One model went through on the first try. DeepSeek V4, because it has a provider that does offer zero retention. So the scoreboard read one out of five reachable, and we never wrote a benchmark prompt. The benchmark was the routing.

§3Cheap and top-ranked are the loud axes; reachable is the quiet one

Everyone compares models on two numbers, price and rank, and both were on full display this month. Both looked great. But there is a third axis nobody puts on the slide: can you actually send your data to this thing under your own rules. For most builders that axis is invisible, because most never set a rule. The default is "send it wherever's cheapest and don't ask", and if you never ask, every model looks reachable.

The moment you do set a rule, even something as basic as "providers must not retain my prompts", this month's cheap-model wave mostly vanishes. The models did not get worse. The set you are allowed to use got smaller, and you find that out not from a benchmark or a pricing page but from a 404 at the gateway. Price and rank are what the launch posts measure. Reachability under your data policy is what decides your actual menu.

§4Why this keeps happening to the newest, cheapest models

There is a pattern worth naming. The headline cheap models this cycle are open-weight or close to it, and an open model gets served first by whatever provider can spin it up fastest, which is almost never the one with the tightest data terms. Zero retention is a commitment a provider makes on purpose, and the budget end of the market makes it last, because it costs something to offer and the cheapest providers compete on not spending. So the cheaper and newer the model, the less likely an early provider carries the data terms you need.

DeepSeek being the one that worked is the tell, not the exception. It has been around long enough that a provider with real data terms picked it up. The wave behind it has not got there yet. Give it a few weeks and some of these will become reachable as compliant providers add them, which is precisely the point: the launch is not the moment you can use a model, the moment a provider you trust serves it is.

§5What we actually did about it

We did not relax the rule to chase the benchmark, and that is the whole Note. The setting failed closed, which is what it is for. You cannot fat-finger your way into sending prompts to a provider that retains them, because the gateway will not let you, even when the model on the other side is the cheapest and shiniest thing that shipped all month. So GLM, Kimi, Qwen and Nemotron sit in our catalogue, defined and unreachable, until a provider with real data terms picks them up or we change the rule on purpose. DeepSeek stays our cheap default, because it is the cheap, strong, open model we can actually route to.

The builder lesson is small and load-bearing. If you care at all where your data goes, run the reachability check before the benchmark, not after.

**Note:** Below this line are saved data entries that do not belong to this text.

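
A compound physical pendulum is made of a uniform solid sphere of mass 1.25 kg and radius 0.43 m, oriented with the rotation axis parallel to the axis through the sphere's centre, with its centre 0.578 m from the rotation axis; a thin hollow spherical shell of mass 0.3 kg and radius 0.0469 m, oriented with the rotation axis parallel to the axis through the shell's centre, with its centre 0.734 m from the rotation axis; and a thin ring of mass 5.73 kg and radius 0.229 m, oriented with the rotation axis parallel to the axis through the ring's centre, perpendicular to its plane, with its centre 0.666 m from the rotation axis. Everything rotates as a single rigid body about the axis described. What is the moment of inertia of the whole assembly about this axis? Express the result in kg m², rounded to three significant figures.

3.51

Solid sphere: I_cm = (2/5)MR² = (2/5)(1.25)(0.43)² = 0.09245 kg m²; centre at d = 0.578 m, so I = I_cm + Md² gives I = 0.09245 + (1.25)(0.578)² = 0.51005 kg m².
Spherical shell: I_cm = (2/3)MR² = (2/3)(0.3)(0.0469)² = 0.00043992 kg m²; centre at d = 0.734 m, so I = I_cm + Md² gives I = 0.00043992 + (0.3)(0.734)² = 0.16207 kg m².
Thin ring: I_cm = MR² = (5.73)(0.229)² = 0.30049 kg m²; centre at d = 0.666 m, so I = I_cm + Md² gives I = 0.30049 + (5.73)(0.666)² = 2.8421 kg m².
Total I = 0.51005 + 0.16207 + 2.8421 = 3.5142 kg m².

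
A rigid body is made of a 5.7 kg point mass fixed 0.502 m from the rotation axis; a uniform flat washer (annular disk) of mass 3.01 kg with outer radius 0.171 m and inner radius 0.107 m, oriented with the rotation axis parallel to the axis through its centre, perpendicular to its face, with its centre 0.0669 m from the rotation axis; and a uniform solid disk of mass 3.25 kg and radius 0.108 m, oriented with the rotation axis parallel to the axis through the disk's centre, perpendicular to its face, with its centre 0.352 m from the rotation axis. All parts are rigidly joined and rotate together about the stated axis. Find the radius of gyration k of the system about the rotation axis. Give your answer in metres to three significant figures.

Point mass: I_cm = 0; centre at d = 0.502 m, so I = I_cm + Md² gives I = 0 + (5.7)(0.502)² = 1.4364 kg m^2.
Annular disk: I_cm = (1/2)M(R²+r²) = (1/2)(3.01)[(0.171)² + (0.107)²] = 0.061238 kg m^2; centre at d = 0.0669 m, so I = I_cm + Md² gives I = 0.061238 + (3.01)(0.0669)² = 0.07471 kg m^2.
Solid disk: I_cm = (1/2)MR² = (1/2)(3.25)(0.108)² = 0.018954 kg m^2; centre at d = 0.352 m, so I = I_cm + Md² gives I = 0.018954 + (3.25)(0.352)² = 0.42164 kg m^2.
Total I = 1.9328 kg m^2; total mass M = 11.96 kg.
k = √(I/M) = √(1.9328/11.96) = 0.402 m.

0.402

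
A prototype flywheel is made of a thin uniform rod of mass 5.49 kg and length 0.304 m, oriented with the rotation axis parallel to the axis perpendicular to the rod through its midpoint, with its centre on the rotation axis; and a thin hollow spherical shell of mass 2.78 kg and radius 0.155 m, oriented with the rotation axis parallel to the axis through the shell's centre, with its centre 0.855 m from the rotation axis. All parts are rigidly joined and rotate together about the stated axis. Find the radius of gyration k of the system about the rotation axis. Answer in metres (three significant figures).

0.506

Thin rod: I_cm = (1/12)ML² = (1/12)(5.49)(0.304)² = 0.04228 kg m^2; axis through the centre, so I = 0.04228 kg m^2.
Spherical shell: I_cm = (2/3)MR² = (2/3)(2.78)(0.155)² = 0.044526 kg m^2; centre at d = 0.855 m, so I = I_cm + Md² gives I = 0.044526 + (2.78)(0.855)² = 2.0768 kg m^2.
Total I = 2.1191 kg m^2; total mass M = 8.27 kg.
k = √(I/M) = √(2.1191/8.27) = 0.5062 m.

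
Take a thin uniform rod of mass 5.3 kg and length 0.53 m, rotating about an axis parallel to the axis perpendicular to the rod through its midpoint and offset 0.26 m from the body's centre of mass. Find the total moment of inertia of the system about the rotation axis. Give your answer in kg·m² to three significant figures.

I_cm = (1/12)ML² = (1/12)(5.3)(0.53)² = 0.12406 kg·m²; centre at d = 0.26 m, so the parallel axis theorem gives I = 0.12406 + (5.3)(0.26)² = 0.48234 kg·m².

0.482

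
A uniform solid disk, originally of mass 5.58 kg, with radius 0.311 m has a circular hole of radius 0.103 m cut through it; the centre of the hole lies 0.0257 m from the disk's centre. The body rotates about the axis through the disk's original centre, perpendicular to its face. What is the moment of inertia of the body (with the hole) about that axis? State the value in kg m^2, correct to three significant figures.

Unpierced body about its centre: I₀ = (1/2)MR² = (1/2)(5.58)(0.311)² = 0.26985 kg m^2.
The removed disk has mass m = M·(r/R)² = (5.58)(0.103/0.311)² = 0.61205 kg (same uniform areal density).
Its moment of inertia about the rotation axis (parallel-axis theorem): I_hole = (1/2)mr² + md² = (1/2)(0.61205)(0.103)² + (0.61205)(0.0257)² = 0.0036509 kg m^2.
Treating the hole as negative mass, I = I₀ − I_hole = 0.26985 − 0.0036509 = 0.2662 kg m^2.

0.266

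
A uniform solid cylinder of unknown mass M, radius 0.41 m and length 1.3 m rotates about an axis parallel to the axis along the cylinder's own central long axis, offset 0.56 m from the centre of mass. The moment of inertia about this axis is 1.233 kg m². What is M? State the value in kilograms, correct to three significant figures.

I = I_cm + Md² = (1/2)MR² + Md² = M·[0.5·(0.41)² + (0.56)²] = M·0.39765.
So M = 1.233 / 0.39765 = 3.1007 kg.

3.10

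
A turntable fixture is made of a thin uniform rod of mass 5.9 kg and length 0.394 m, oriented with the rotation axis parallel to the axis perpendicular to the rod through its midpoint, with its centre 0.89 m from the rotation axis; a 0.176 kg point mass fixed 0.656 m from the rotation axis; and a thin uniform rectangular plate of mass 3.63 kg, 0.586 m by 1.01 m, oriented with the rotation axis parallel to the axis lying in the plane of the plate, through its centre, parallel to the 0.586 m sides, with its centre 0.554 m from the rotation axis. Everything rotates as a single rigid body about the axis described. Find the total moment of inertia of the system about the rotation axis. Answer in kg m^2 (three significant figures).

6.25

Thin rod: I_cm = (1/12)ML² = (1/12)(5.9)(0.394)² = 0.076324 kg m^2; centre at d = 0.89 m, so the parallel axis theorem gives I = 0.076324 + (5.9)(0.89)² = 4.7497 kg m^2.
Point mass: I_cm = 0; centre at d = 0.656 m, so the parallel axis theorem gives I = 0 + (0.176)(0.656)² = 0.075739 kg m^2.
Rectangular plate: I_cm = (1/12)Mb² = (1/12)(3.63)(1.01)² = 0.30858 kg m^2; centre at d = 0.554 m, so the parallel axis theorem gives I = 0.30858 + (3.63)(0.554)² = 1.4227 kg m^2.
Total I = 4.7497 + 0.075739 + 1.4227 = 6.2481 kg m^2.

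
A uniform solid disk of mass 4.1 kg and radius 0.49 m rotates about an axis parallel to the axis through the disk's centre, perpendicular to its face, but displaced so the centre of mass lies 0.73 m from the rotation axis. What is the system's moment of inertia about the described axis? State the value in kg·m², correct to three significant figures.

I_cm = (1/2)MR² = (1/2)(4.1)(0.49)² = 0.4922 kg·m²; centre at d = 0.73 m, so the parallel axis theorem gives I = 0.4922 + (4.1)(0.73)² = 2.6771 kg·m².

2.68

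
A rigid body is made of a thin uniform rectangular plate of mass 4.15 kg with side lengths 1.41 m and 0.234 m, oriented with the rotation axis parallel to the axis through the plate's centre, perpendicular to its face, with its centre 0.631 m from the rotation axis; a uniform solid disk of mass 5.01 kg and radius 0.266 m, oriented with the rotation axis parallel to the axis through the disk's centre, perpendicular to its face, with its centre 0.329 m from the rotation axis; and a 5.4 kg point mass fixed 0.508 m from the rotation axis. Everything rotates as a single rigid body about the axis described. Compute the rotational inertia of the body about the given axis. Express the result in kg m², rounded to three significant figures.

4.47

Rectangular plate: I_cm = (1/12)M(a²+b²) = (1/12)(4.15)[(1.41)² + (0.234)²] = 0.70649 kg m²; centre at d = 0.631 m, so I = I_cm + Md² gives I = 0.70649 + (4.15)(0.631)² = 2.3589 kg m².
Solid disk: I_cm = (1/2)MR² = (1/2)(5.01)(0.266)² = 0.17724 kg m²; centre at d = 0.329 m, so I = I_cm + Md² gives I = 0.17724 + (5.01)(0.329)² = 0.71953 kg m².
Point mass: I_cm = 0; centre at d = 0.508 m, so I = I_cm + Md² gives I = 0 + (5.4)(0.508)² = 1.3935 kg m².
Total I = 2.3589 + 0.71953 + 1.3935 = 4.4719 kg m².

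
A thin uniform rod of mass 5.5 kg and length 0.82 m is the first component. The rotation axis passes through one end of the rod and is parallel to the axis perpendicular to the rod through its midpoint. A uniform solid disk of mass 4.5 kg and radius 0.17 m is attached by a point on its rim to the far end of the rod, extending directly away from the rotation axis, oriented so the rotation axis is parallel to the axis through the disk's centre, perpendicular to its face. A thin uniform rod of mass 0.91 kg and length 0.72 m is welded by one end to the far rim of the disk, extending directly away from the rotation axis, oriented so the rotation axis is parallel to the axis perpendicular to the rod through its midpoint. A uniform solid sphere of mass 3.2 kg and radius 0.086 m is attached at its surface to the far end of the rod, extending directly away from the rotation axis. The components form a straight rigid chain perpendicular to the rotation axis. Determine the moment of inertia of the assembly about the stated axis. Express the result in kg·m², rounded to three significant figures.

Thin rod: I_cm = (1/12)ML² = (1/12)(5.5)(0.82)² = 0.30818 kg·m²; centre at d = 0.41 m, so the parallel axis theorem gives I = 0.30818 + (5.5)(0.41)² = 1.2327 kg·m².
Solid disk: I_cm = (1/2)MR² = (1/2)(4.5)(0.17)² = 0.065025 kg·m²; centre at d = 0.41 + 0.41 + 0.17 = 0.99 m, so the parallel axis theorem gives I = 0.065025 + (4.5)(0.99)² = 4.4755 kg·m².
Thin rod: I_cm = (1/12)ML² = (1/12)(0.91)(0.72)² = 0.039312 kg·m²; centre at d = 0.41 + 0.41 + 0.17 + 0.17 + 0.36 = 1.52 m, so the parallel axis theorem gives I = 0.039312 + (0.91)(1.52)² = 2.1418 kg·m².
Solid sphere: I_cm = (2/5)MR² = (2/5)(3.2)(0.086)² = 0.0094669 kg·m²; centre at d = 0.41 + 0.41 + 0.17 + 0.17 + 0.36 + 0.36 + 0.086 = 1.966 m, so the parallel axis theorem gives I = 0.0094669 + (3.2)(1.966)² = 12.378 kg·m².
Total I = 1.2327 + 4.4755 + 2.1418 + 12.378 = 20.228 kg·m².

20.2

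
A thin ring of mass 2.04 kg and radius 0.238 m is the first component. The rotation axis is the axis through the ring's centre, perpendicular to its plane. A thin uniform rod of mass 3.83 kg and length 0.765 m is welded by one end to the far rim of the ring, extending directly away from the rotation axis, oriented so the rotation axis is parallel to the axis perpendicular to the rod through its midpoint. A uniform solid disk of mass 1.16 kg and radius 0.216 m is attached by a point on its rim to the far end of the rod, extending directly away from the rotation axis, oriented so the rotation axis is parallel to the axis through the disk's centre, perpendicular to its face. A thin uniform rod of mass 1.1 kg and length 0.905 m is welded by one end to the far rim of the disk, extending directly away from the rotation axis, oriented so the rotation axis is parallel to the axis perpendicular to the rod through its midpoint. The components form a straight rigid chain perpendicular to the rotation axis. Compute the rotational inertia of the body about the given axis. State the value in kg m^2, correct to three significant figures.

Thin ring: I_cm = MR² = (2.04)(0.238)² = 0.11555 kg m^2; axis through the centre, so I = 0.11555 kg m^2.
Thin rod: I_cm = (1/12)ML² = (1/12)(3.83)(0.765)² = 0.18678 kg m^2; centre at d = 0.238 + 0.3825 = 0.6205 m, so I = I_cm + Md² gives I = 0.18678 + (3.83)(0.6205)² = 1.6614 kg m^2.
Solid disk: I_cm = (1/2)MR² = (1/2)(1.16)(0.216)² = 0.02706 kg m^2; centre at d = 0.238 + 0.3825 + 0.3825 + 0.216 = 1.219 m, so I = I_cm + Md² gives I = 0.02706 + (1.16)(1.219)² = 1.7508 kg m^2.
Thin rod: I_cm = (1/12)ML² = (1/12)(1.1)(0.905)² = 0.075077 kg m^2; centre at d = 0.238 + 0.3825 + 0.3825 + 0.216 + 0.216 + 0.4525 = 1.8875 m, so I = I_cm + Md² gives I = 0.075077 + (1.1)(1.8875)² = 3.994 kg m^2.
Total I = 0.11555 + 1.6614 + 1.7508 + 3.994 = 7.5217 kg m^2.

7.52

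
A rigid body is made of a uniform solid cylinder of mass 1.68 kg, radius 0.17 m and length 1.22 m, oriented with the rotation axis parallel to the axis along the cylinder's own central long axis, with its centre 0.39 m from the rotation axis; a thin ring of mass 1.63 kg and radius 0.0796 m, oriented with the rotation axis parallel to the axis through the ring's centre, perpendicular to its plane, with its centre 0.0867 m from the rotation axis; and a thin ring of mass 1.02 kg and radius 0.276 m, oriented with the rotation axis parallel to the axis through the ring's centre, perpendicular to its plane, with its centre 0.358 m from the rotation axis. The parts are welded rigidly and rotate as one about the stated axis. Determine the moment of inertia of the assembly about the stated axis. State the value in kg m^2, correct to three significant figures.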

There is no point scoring a model you are not allowed to call. The model you can use beats the model that topped the leaderboard, every single time, and the gateway tells you which is which long before the benchmark would have.

Methodology note. This is a first-person operational write-up, not a paper teardown. On 18 June 2026 we sent one-line test calls through our OpenRouter gateway to five models from this month's recap. Four returned HTTP 404, "no endpoints available matching your guardrail restrictions and data policy": Kimi K2.7-Code (moonshotai/kimi-k2.7-code), Qwen3.7-Plus (qwen/qwen3.7-plus), Nemotron-3-Ultra-550B (nvidia/nemotron-3-ultra-550b-a55b) and GLM-5.2 (z-ai/glm-5.2). DeepSeek V4 Flash (deepseek/deepseek-v4-flash) returned a normal completion, served by a zero-retention provider. Our account enforces zero data retention as a standing, account-level requirement. Triggers: substrate-relevant (reachability under a data policy is the real gate on model choice, not price or rank); non-duplicative (the wave's coverage is all price and leaderboard, none of it on what a properly-configured gateway can actually reach); broad-builder (this applies to anyone who sets any data rule at all, it is not a niche concern). This is the wave-scale sequel to Note №37, which made the same point about a single model. Forthcoming: a reachability check wired into our router so a model is flagged un-routable before anyone wastes a benchmark on it.